Like RDDs, DataFrames are lazy. Transformations contribute to the query plan, but they don’t execute anything. Actions cause the execution of the query.

Transformation examples

filter
select
drop
intersect
join ### Action examples
count
collect
show
head
take

Creating a DataFrame in Python

import sys, subprocess
import os

os.environ["PYSPARK_PYTHON"] = sys.executable

from pyspark import SparkContext, SparkConf, SQLContext
# The following three lines are not necessary
# in the pyspark shell
conf = SparkConf().setAppName("people").setMaster("local[*]") 
sc = SparkContext(conf=conf)
sc.setLogLevel("ERROR")
sqlContext = SQLContext(sc)

df = sqlContext.read.json("data/people.json") # get a dataframe from json file

df.show(24)

Schema Inference

In this exercise, let’s explore schema inference.
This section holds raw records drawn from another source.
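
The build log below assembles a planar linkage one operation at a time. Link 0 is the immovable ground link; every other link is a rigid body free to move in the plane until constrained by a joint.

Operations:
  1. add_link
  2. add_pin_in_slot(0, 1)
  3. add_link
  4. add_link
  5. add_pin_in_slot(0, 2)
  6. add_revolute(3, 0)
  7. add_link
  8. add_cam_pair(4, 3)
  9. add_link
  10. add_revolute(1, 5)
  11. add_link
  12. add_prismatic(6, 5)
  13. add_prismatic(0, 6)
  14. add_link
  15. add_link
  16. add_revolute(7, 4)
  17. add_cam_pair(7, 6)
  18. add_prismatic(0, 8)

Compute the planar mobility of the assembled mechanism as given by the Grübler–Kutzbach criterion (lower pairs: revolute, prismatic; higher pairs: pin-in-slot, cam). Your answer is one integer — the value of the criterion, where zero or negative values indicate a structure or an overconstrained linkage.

M = 8

L=1 J1=0 J2=0
add link → L=2 J1=0 J2=0
PS@0,1 dof=2 J2 → L=2 J1=0 J2=1
add link → L=3 J1=0 J2=1
add link → L=4 J1=0 J2=1
PS@0,2 dof=2 J2 → L=4 J1=0 J2=2
R@3,0 dof=1 J1 → L=4 J1=1 J2=2
add link → L=5 J1=1 J2=2
C@4,3 dof=2 J2 → L=5 J1=1 J2=3
add link → L=6 J1=1 J2=3
R@1,5 dof=1 J1 → L=6 J1=2 J2=3
add link → L=7 J1=2 J2=3
P@6,5 dof=1 J1 → L=7 J1=3 J2=3
P@0,6 dof=1 J1 → L=7 J1=4 J2=3
add link → L=8 J1=4 J2=3
add link → L=9 J1=4 J2=3
R@7,4 dof=1 J1 → L=9 J1=5 J2=3
C@7,6 dof=2 J2 → L=9 J1=5 J2=4
P@0,8 dof=1 J1 → L=9 J1=6 J2=4
M=3(L−1)−2J1−J2=3·8−2·6−4=8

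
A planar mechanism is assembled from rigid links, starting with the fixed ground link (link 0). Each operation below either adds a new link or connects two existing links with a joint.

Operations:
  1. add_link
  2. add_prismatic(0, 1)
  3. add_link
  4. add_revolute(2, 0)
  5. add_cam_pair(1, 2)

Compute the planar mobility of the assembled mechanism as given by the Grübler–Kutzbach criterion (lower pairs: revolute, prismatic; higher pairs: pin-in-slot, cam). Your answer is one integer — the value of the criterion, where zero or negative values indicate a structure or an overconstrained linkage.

L=1 J1=0 J2=0
add link → L=2 J1=0 J2=0
P@0,1 dof=1 J1 → L=2 J1=1 J2=0
add link → L=3 J1=1 J2=0
R@2,0 dof=1 J1 → L=3 J1=2 J2=0
C@1,2 dof=2 J2 → L=3 J1=2 J2=1
M=3(L−1)−2J1−J2=3·2−2·2−1=1

M = 1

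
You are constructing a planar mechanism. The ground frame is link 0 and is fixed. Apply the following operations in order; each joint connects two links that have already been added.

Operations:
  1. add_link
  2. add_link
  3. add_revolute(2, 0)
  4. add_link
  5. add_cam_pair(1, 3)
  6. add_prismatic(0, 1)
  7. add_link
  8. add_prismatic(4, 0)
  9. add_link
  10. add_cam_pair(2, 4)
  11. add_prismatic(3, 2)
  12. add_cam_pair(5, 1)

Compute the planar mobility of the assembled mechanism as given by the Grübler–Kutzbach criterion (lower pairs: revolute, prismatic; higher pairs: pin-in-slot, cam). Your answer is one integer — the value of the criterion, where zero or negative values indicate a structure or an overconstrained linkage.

M = 4

L=1 J1=0 J2=0
add link → L=2 J1=0 J2=0
add link → L=3 J1=0 J2=0
R@2,0 dof=1 J1 → L=3 J1=1 J2=0
add link → L=4 J1=1 J2=0
C@1,3 dof=2 J2 → L=4 J1=1 J2=1
P@0,1 dof=1 J1 → L=4 J1=2 J2=1
add link → L=5 J1=2 J2=1
P@4,0 dof=1 J1 → L=5 J1=3 J2=1
add link → L=6 J1=3 J2=1
C@2,4 dof=2 J2 → L=6 J1=3 J2=2
P@3,2 dof=1 J1 → L=6 J1=4 J2=2
C@5,1 dof=2 J2 → L=6 J1=4 J2=3
M=3(L−1)−2J1−J2=3·5−2·4−3=4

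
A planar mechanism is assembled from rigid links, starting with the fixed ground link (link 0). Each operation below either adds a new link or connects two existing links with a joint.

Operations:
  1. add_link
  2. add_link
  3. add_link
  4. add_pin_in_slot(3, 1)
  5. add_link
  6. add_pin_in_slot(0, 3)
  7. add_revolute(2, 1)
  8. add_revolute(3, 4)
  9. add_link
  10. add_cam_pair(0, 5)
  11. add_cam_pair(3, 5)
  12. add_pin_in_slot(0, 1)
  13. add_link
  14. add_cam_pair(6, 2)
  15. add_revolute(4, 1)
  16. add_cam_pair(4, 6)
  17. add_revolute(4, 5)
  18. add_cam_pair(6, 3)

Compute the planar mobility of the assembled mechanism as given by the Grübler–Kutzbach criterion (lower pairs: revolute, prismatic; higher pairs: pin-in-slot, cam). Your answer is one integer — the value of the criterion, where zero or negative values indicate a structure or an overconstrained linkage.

M = 2

L=1 J1=0 J2=0
add link → L=2 J1=0 J2=0
add link → L=3 J1=0 J2=0
add link → L=4 J1=0 J2=0
PS@3,1 dof=2 J2 → L=4 J1=0 J2=1
add link → L=5 J1=0 J2=1
PS@0,3 dof=2 J2 → L=5 J1=0 J2=2
R@2,1 dof=1 J1 → L=5 J1=1 J2=2
R@3,4 dof=1 J1 → L=5 J1=2 J2=2
add link → L=6 J1=2 J2=2
C@0,5 dof=2 J2 → L=6 J1=2 J2=3
C@3,5 dof=2 J2 → L=6 J1=2 J2=4
PS@0,1 dof=2 J2 → L=6 J1=2 J2=5
add link → L=7 J1=2 J2=5
C@6,2 dof=2 J2 → L=7 J1=2 J2=6
R@4,1 dof=1 J1 → L=7 J1=3 J2=6
C@4,6 dof=2 J2 → L=7 J1=3 J2=7
R@4,5 dof=1 J1 → L=7 J1=4 J2=7
C@6,3 dof=2 J2 → L=7 J1=4 J2=8
M=3(L−1)−2J1−J2=3·6−2·4−8=2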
We’re going to be using a file called irmar.txt. The data is structured, but it has no self-describing schema. And, it’s not JSON, so Spark can’t infer the schema automatically. Let’s create an RDD and look at the first few rows of the file.

rdd = sc.textFile("data/irmar.csv")
for line in rdd.take(10):
  print(line)

Hands-on Exercises

You can look at the DataFrames API documentation

Let’s take a look to file “/tmp/irmar.csv”. Each line consists of the same information about a person:

name
phone
office
organization
position
hdr
team1
team2

from collections import namedtuple

rdd = sc.textFile("data/irmar.csv")

Person = namedtuple('Person', ['name', 'phone', 'office', 'organization', 
                               'position', 'hdr', 'team1', 'team2'])
def str_to_bool(s):
    if s == 'True': return True
    return False

def map_to_person(line):
    cols = line.split(";")
    return Person(name         = cols[0],
                  phone        = cols[1],
                  office       = cols[2],
                  organization = cols[3],
                  position     = cols[4], 
                  hdr          = str_to_bool(cols[5]),
                  team1        = cols[6],
                  team2        = cols[7])
    
people_rdd = rdd.map(map_to_person)
df = people_rdd.toDF()

df.show()

Schema

df.printSchema()

display

display(df)

select

df.select(df["name"], df["position"], df["organization"])

df.select(df["name"], df["position"], df["organization"]).show()

filter

df.filter(df["organization"] == "R2").show()

filter + select

df2 = df.filter(df["organization"] == "R2").select(df['name'],df['team1'])

df2.show()

orderBy

(df.filter(df["organization"] == "R2")
   .select(df["name"],df["position"])
   .orderBy("position")).show()

groupBy

df.groupby(df["hdr"])

df.groupby(df["hdr"]).count().show()

WARNING: Don’t confuse GroupedData.count() with DataFrame.count(). GroupedData.count() is not an action. DataFrame.count() is an action.

df.filter(df["hdr"]).count()

df.filter(df['hdr']).select("name").show()

df.groupBy(df["organization"]).count().show()

Exercises

How many teachers from INSA (PR+MC) ?
How many MC in STATS team ?
How many MC+CR with HDR ?
What is the ratio of student supervision (DOC / HDR) ?
List number of people for every organization ?
List number of HDR people for every team ?
Which team contains most HDR ?
List number of DOC students for every organization ?
Which team contains most DOC ?
List people from CNRS that are neither CR nor DR ?

sc.stop()